Kategorie:
Na Łotwie konieczne jest zainicjowanie dyskusji na temat potrzeby zakazania lub zezwolenia na noszenie w miejscach publicznych islamskich nakryć głowy i innych ubrań, które zakrywają twarz. Do wniosków takich doszedł prezydent Raimonds Vējonis w wywiadzie udzielonym stacji LNT.
Prezydent zauważył, iż w kwestii uchodźców Łotwa niestety nie jest przygotowana na wiele rzeczy. Dlatego grupa robocza, która opracowuje politykę w sprawie imigrantów może zdecydować, czy zezwolić lub zabronić noszenia burki. Decyzję tą należy podjąć z wyprzedzeniem.
„Nie chodzi o to, aby zezwolić lub zakazać noszenia burki, ale w każdym przypadku trzeba rozpocząć dyskusję” – powiedział Vējonis.

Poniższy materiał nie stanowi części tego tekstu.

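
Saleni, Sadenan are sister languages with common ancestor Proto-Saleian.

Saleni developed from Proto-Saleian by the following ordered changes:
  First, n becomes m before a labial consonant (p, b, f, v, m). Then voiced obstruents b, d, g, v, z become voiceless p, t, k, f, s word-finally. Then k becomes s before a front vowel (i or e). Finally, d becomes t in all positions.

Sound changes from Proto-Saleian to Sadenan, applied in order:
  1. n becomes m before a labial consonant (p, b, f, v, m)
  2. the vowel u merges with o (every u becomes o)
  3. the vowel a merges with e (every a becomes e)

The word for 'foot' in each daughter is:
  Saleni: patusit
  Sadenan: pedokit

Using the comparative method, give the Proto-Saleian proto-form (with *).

Position 2: Saleni has a, Sadenan has e. Saleni preserves a here (none of its changes turn any other segment into a), so the proto-segment is *a.
Position 4: Saleni has u, Sadenan has o. Saleni preserves u here (none of its changes turn any other segment into u), so the proto-segment is *u.
Position 3: Saleni has t, Sadenan has d. Sadenan preserves d here (none of its changes turn any other segment into d), so the proto-segment is *d.
Continuing position by position gives *padukit; check it forward:
Saleni: start from *padukit.
  rule 1: no change — padukit
  rule 2: no change — padukit
  rule 3 (palatalisation): padukit → padusit
  rule 4 (unconditioned shift): padusit → patusit
  ⇒ Saleni patusit
Sadenan: *padukit
  padukit (rule 1 does not apply)
  padukit → padokit   [vowel merger]
  padokit → pedokit   [vowel merger]
  giving Sadenan pedokit.
Only *padukit yields all of Saleni patusit, Sadenan pedokit.

*padukit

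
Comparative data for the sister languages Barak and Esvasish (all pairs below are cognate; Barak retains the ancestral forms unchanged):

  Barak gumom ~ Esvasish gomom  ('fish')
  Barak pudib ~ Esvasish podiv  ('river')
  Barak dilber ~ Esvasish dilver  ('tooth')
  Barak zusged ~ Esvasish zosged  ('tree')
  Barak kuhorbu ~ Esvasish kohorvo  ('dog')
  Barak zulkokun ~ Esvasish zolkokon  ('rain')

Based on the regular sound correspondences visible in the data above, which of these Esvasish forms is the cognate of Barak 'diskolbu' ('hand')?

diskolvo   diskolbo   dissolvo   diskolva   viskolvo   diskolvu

kuhorbu ~ kohorvo — Barak b corresponds to Esvasish v after a consonant, before a back vowel.
kuhorbu ~ kohorvo — Barak u corresponds to Esvasish o word-finally.
Applying these to Barak 'diskolbu':
  diskolbu → diskolvu   (b→v after a consonant, before a back vowel)
  diskolvu → diskolvo   (u→o word-finally)
So the Esvasish cognate is 'diskolvo'.

diskolvo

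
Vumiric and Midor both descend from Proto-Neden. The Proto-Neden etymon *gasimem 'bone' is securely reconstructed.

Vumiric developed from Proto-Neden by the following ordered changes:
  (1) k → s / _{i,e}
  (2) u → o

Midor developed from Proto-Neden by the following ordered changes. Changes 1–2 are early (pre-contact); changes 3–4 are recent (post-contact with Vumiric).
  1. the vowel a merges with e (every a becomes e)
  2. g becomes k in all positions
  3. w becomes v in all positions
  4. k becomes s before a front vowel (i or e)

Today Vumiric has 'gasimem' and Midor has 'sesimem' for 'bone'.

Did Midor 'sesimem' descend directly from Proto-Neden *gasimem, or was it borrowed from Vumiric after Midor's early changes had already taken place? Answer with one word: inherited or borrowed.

inherited

If inherited, *gasimem would pass through all of Midor's changes:
Midor: *gasimem
  gasimem → gesimem   [vowel merger]
  gesimem → kesimem   [unconditioned shift]
  kesimem (rule 3 does not apply)
  kesimem → sesimem   [palatalisation]
  giving Midor sesimem.
If borrowed from Vumiric 'gasimem' after the early changes, it would undergo only the recent ones:
  rule 3 (unconditioned shift): no change (gasimem)
  rule 4 (palatalisation): no change (gasimem)
  ⇒ as a loan: gasimem
Midor 'sesimem' matches the inherited outcome exactly, so it is an inherited cognate, not a loan.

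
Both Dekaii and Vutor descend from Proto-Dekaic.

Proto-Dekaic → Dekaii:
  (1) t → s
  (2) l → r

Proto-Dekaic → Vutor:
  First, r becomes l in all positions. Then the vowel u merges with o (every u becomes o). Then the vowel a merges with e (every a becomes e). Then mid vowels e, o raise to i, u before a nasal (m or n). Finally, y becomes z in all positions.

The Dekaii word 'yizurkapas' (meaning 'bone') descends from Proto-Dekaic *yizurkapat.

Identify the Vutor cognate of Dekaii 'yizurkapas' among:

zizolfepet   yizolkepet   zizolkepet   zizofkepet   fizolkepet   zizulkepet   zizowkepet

Vutor: start from *yizurkapat.
  rule 1 (unconditioned shift): yizurkapat → yizulkapat
  rule 2 (vowel merger): yizulkapat → yizolkapat
  rule 3 (vowel merger): yizolkapat → yizolkepet
  rule 4: no change — yizolkepet
  rule 5 (unconditioned shift): yizolkepet → zizolkepet
  ⇒ Vutor zizolkepet
The other candidates each miss or misapply at least one Vutor change.

zizolkepet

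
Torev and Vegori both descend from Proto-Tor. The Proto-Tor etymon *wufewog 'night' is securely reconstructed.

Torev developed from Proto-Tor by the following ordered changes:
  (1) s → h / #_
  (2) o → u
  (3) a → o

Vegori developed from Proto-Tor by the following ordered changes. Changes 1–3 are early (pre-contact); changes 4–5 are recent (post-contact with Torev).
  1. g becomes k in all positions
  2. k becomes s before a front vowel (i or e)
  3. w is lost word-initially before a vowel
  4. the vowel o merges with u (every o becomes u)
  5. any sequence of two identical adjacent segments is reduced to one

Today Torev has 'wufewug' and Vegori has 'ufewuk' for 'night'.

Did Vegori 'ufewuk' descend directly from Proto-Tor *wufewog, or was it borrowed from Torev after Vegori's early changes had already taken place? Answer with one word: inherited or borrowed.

inherited

If inherited, *wufewog would pass through all of Vegori's changes:
Vegori: *wufewog > wufewok > ufewok > ufewuk  (by unconditioned shift, glide loss, vowel merger)
If borrowed from Torev 'wufewug' after the early changes, it would undergo only the recent ones:
  rule 4 (vowel merger): no change (wufewug)
  rule 5 (degemination): no change (wufewug)
  ⇒ as a loan: wufewug
Vegori 'ufewuk' matches the inherited outcome exactly, so it is an inherited cognate, not a loan.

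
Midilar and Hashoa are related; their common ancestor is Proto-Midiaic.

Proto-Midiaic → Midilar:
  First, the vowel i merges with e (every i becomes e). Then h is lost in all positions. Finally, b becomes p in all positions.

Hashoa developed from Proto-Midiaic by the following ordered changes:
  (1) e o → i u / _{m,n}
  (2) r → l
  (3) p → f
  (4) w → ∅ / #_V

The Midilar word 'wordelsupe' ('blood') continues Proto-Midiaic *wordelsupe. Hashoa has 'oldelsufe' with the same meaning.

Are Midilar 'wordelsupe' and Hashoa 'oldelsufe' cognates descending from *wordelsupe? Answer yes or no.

Derive the expected Hashoa reflex of *wordelsupe:
Hashoa: start from *wordelsupe.
  rule 1: no change — wordelsupe
  rule 2 (unconditioned shift): wordelsupe → woldelsupe
  rule 3 (unconditioned shift): woldelsupe → woldelsufe
  rule 4 (glide loss): woldelsufe → oldelsufe
  ⇒ Hashoa oldelsufe
Hashoa 'oldelsufe' matches the regular reflex exactly, so the pair is cognate.

yes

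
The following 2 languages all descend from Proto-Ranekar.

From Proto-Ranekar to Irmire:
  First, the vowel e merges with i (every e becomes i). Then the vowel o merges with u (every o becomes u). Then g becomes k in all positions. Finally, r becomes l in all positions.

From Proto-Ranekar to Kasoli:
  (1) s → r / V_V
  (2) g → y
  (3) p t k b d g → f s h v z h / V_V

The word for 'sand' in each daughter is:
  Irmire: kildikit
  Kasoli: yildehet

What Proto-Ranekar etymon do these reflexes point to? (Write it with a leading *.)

*gildeket

Position 6: Irmire has k, Kasoli has h. Taking the neighbouring segments as reconstructed: Irmire k could go back to *k or *g; Kasoli h could go back to *k or *h — the one source consistent with every daughter is *k.
Position 5: Irmire has i, Kasoli has e. Kasoli preserves e here (none of its changes turn any other segment into e), so the proto-segment is *e.
This points to *gildeket. Verify forward in each daughter:
Irmire: start from *gildeket.
  rule 1 (vowel merger): gildeket → gildikit
  rule 2: no change — gildikit
  rule 3 (unconditioned shift): gildikit → kildikit
  rule 4: no change — kildikit
  ⇒ Irmire kildikit
Kasoli: *gildeket
  gildeket (rule 1 does not apply)
  gildeket → yildeket   [unconditioned shift]
  yildeket → yildehet   [intervocalic lenition]
  giving Kasoli yildehet.
Only *gildeket yields all of Irmire kildikit, Kasoli yildehet.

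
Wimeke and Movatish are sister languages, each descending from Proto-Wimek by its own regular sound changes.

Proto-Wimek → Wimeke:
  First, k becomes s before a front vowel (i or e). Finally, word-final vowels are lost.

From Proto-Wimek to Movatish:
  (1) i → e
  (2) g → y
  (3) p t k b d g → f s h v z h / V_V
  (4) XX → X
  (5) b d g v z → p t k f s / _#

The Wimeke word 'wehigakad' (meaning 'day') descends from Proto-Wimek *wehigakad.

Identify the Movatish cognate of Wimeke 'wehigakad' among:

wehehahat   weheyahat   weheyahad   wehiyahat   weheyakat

Movatish: start from *wehigakad.
  rule 1 (vowel merger): wehigakad → wehegakad
  rule 2 (unconditioned shift): wehegakad → weheyakad
  rule 3 (intervocalic lenition): weheyakad → weheyahad
  rule 4: no change — weheyahad
  rule 5 (final devoicing): weheyahad → weheyahat
  ⇒ Movatish weheyahat
Only 'weheyahat' matches the regular Movatish development of *wehigakad.

weheyahat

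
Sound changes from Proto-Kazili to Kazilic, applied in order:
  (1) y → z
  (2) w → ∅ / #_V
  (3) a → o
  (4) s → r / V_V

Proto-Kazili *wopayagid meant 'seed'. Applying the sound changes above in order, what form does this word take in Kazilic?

opozogid

Kazilic: start from *wopayagid.
  rule 1 (unconditioned shift): wopayagid → wopazagid
  rule 2 (glide loss): wopazagid → opazagid
  rule 3 (vowel merger): opazagid → opozogid
  rule 4: no change — opozogid
  ⇒ Kazilic opozogid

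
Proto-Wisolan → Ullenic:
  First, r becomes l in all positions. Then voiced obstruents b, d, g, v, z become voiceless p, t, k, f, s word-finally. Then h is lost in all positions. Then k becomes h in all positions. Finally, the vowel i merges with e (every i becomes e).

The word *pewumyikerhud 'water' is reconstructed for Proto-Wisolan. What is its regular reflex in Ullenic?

Ullenic: start from *pewumyikerhud.
  rule 1 (unconditioned shift): pewumyikerhud → pewumyikelhud
  rule 2 (final devoicing): pewumyikelhud → pewumyikelhut
  rule 3 (h-loss): pewumyikelhut → pewumyikelut
  rule 4 (unconditioned shift): pewumyikelut → pewumyihelut
  rule 5 (vowel merger): pewumyihelut → pewumyehelut
  ⇒ Ullenic pewumyehelut

pewumyehelut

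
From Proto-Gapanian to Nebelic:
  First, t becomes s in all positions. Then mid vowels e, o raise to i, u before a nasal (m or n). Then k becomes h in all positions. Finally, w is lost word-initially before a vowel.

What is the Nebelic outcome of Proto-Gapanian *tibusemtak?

Nebelic: start from *tibusemtak.
  rule 1 (unconditioned shift): tibusemtak → sibusemsak
  rule 2 (pre-nasal raising): sibusemsak → sibusimsak
  rule 3 (unconditioned shift): sibusimsak → sibusimsah
  rule 4: no change — sibusimsah
  ⇒ Nebelic sibusimsah

sibusimsah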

Pytany o jego osobiste poglądy w tej sprawie, Vējonis powiedział, że ma negatywne nastawienie do noszenia burki w miejscach publicznych.
„Moja opinia w tej sprawie jest taka, że noszenie zakryć twarzy w miejscach publicznych nie jest konieczne, ponieważ łotewskie społeczeństwo jest otwarte. Akceptujemy ludzi różnych narodowości. Jesteśmy tolerancyjni i nie widzę powodu akceptowania rzeczy, które dla niektórych nie są zrozumiałe” – tłumaczy prezydent.
W zeszłym tygodniu podobny problem przedyskutowano w Estonii. Margus Tsahkna, minister spraw wewnętrznych, złożył propozycje zakazu noszenia burki i innych kontrowersyjnych ubrań muzułmańskich w Estonii.
W krajach bałtyckich chcą szybko rozwiązać problemy, z którymi zmagają się obecnie inne kraje w Europie. Minister podkreślił, że byłoby to sprawiedliwe, aby Estończycy i ludzie przybywający do Estonii wiedzieli z góry o takim zakazie.